= Giuseppe Gibelli =

Italian botanist and lichenologist (1831–1898)

Giuseppe Gibelli (9 February 1831 - 16 September 1898) was an Italian botanist and lichenologist who was a native of Santa Cristina e Bissone.

He originally studied medicine, earning his medical doctorate at the University of Pavia. Later he studied botany and microscopy in Germany. He became a professor of botany at the Universities of Modena (1874) and Bologna (1879), and from 1883 to 1898 was a professor of botany and director of the botanical garden at Turin.

Gibelli is remembered for his pioneer studies of mycorrhiza, the symbiotic association between fungus and plant roots. With Giovanni Passerini (1816-1893) and Vincenzo de Cesati (1806-1883), he was co-author of Compendio della flora italiana, a compendium of Italian flora.
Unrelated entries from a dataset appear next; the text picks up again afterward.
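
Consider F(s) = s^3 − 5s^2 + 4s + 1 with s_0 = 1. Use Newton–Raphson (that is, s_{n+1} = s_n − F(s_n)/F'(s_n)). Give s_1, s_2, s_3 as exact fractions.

s_1 = 4/3, s_2 = 139/108, s_3 = 3160907/2457054

F'(s) = 3s^2 − 10s + 4.
F(1) = 1, F'(1) = −3, so s_1 = 1 − 1/(−3) = 4/3.
F(4/3) = −5/27, F'(4/3) = −4, so s_2 = (4/3) − (−5/27)/(−4) = 139/108.
F(139/108) = −2825/1259712, F'(139/108) = −15167/3888, so s_3 = (139/108) − (−2825/1259712)/(−15167/3888) = 3160907/2457054.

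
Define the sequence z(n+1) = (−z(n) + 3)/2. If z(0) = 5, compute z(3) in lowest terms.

1/2

z(1) = (−5 + 3)/2 = −1.
z(2) = (−(−1) + 3)/2 = 2.
z(3) = (−2 + 3)/2 = 1/2.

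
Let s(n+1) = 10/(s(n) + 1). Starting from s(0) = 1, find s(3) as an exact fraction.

15/4

s(1) = 10/(1 + 1) = 5.
s(2) = 10/(5 + 1) = 5/3.
s(3) = 10/(5/3 + 1) = 15/4.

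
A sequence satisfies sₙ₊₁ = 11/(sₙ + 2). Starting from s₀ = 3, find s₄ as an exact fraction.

s₁ = 11/(3 + 2) = 11/5.
s₂ = 11/(11/5 + 2) = 55/21.
s₃ = 11/(55/21 + 2) = 231/97.
s₄ = 11/(231/97 + 2) = 1067/425.

1067/425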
He is honoured in the naming of Gibellia (1886), which is a genus of fungi within the Melanconidaceae family, Gibellina (1886), which is a genus of fungi in the family Magnaporthaceae, and also Gibellula (1894), which is a genus of fungi in the family Cordycipitaceae. Then in 1959, Gibellulopsis, a genus of fungi belonging to the family Plectosphaerellaceae.